Invisible threads in the current: tracking the journey of microfibers from Budapest’s Central wastewater plant into the Danube
摘要
Wastewater treatment plants (WWTPs) are increasingly recognized as key point sources of microfibers (MFs) entering freshwater systems. This study investigates the influence of WWTP effluent on the spatial distribution of MFs in the Danube River at Budapest by quantifying their concentrations downstream of the city’s main WWTP and examining their lateral and vertical variability. Water samples were collected by a pump sampler in November 2024 at two cross-sections located ~ 500 m and 5 km downstream of the effluent discharge, across three transects (right bank, mainstream, left bank) and three depths (surface, mid-depth, near-bottom). Microfibers were isolated and individually characterized using a stereomicroscope, a fluorescence microscope, and an FTIR spectrometer. The results revealed markedly elevated MF concentrations in the effluent of the WWTP (2290 ± 404 MFs/m3), approximately 10–30 times higher than in river water. Due to dilution, deposition, and dispersion effects, the MF concentrations in the investigated cross-sections located 0.5 and 5 km downstream of the treated wastewater outlet ranged from 63–199 and 29–75 MFs/m3, respectively.

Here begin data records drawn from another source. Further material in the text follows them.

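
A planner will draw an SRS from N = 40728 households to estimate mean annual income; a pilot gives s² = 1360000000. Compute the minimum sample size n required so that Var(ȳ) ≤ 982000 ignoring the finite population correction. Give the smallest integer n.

Without fpc, n₀ = s²/D = 1360000000/982000 = 1384.9287.
Rounding up, n = 1385.

1385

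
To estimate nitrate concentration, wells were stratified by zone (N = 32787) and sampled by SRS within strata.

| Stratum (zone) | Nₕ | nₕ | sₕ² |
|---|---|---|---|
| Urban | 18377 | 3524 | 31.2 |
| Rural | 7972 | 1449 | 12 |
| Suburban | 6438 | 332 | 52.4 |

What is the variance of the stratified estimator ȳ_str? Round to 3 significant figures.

Var(ȳ_str) = Σₕ Wₕ²(1 − fₕ)sₕ²/nₕ with Wₕ = Nₕ/N, N = 32787.
Urban: Wₕ = 0.56049654; term = 0.56049654²·(1 − 0.19176144)·31.2/3524 = 0.0022480405.
Rural: Wₕ = 0.24314515; term = 0.24314515²·(1 − 0.18176116)·12/1449 = 4.006122 × 10^-4.
Suburban: Wₕ = 0.19635831; term = 0.19635831²·(1 − 0.05156881)·52.4/332 = 0.0057716185.
Sum = 0.0084202712.

0.00842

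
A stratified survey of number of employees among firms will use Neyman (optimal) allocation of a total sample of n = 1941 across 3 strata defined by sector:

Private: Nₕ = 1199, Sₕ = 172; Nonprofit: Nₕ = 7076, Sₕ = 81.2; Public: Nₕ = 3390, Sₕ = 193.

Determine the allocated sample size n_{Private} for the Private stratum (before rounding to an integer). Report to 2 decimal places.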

Spatial heterogeneity was evident both across and within the water column: surface layers generally contained the highest MF concentrations, while near-bottom samples showed reduced concentrations. Banks exhibited higher MF abundances than the mainstream, reflecting localized accumulation driven by hydrodynamic conditions. Cellulose-based MFs dominated the samples, suggesting a significant contribution from textile-derived wastewater sources. Among the petroleum-based MFs, polyester was dominant, followed by polypropylene, polyacrylonitrile, and polyamide. These findings confirm that WWTP effluents substantially contribute to MF contamination in large river systems and underscore the limitations of current wastewater treatment in fully retaining MFs.